3. Keep it Simple: Always a golden rule. Now, this is a generalization, but the point of opening credits is to transmit information without distracting the audience from everything else that is happening on screen, and the point of closing credits is to provide all the legally necessary information without somehow ruining everything everyone has just seen. If you’re going to get fancy with the opening credits, there better be a damned good reason. I think immediately of the short film, Boxed In, where the Very Important People credits are in that could-be-cheesy style of “hey! the credits are ACTUALLY WRITTEN ON THE PROPS!” In Kial Natale’s short, this works wonderfully because it is so perfectly in keeping with the tone of the film. In fact, it actually helps to establish it. Another brilliant example: Zombieland. With a film like this, an opening credits stance of “cheeseball chic” really works. If the credits can’t help establish tone or mood, keep them so I barely notice they’re there. As for closing credits, simplicity is even more important. Serif fonts are okay, but I don’t want feel like I’m analyzing artwork rather than processsing information. Every credit should not look like a logo. Please, no calligraphy. 

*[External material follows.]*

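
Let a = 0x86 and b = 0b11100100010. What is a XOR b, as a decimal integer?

0x86 = 00010000110
b = 11100100010
XOR → 11110100100 = 1956

1956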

4. Respect intertextuality: People who see movies usually see a lot of them. They are familiar with general touchstones of popular culture. You’re going to have to be aware of any fonts you use that are used elsewhere. People don’t always notice fonts explicitly, but they sure as hell notice them subconsciously. If you go around throwing Impact in all your films, people are going to associate you with Lolcats, even though they probably won’t realize why. Of course, if your intention is to draw this comparison, then all the power to you. Just so long as you know. The Informant! used intertextuality in its credit fonts with pitch-perfect resolve. The opening credits in their yellow bubbliness slyly stuck their tongue into their cheek, remarking with a wink, “I know exactly what I’m doing here. Trust me.” You sigh comfortably, knowing that Steven Soderbergh is safely steering the ship, and sit back to enjoy the cruise. 

Typography is an art, but one of those subtle arts that has been dragged kicking and screaming into the contemporary, post-modern era where it has a chance to sink or swim. While even an eight-year-old could pick Arial out of a line-up, there’s enough evidence to suggest that apparently there really is a knack to using typography effectively. Take note. Learn it, love it. And never use Comic Sans. Ever.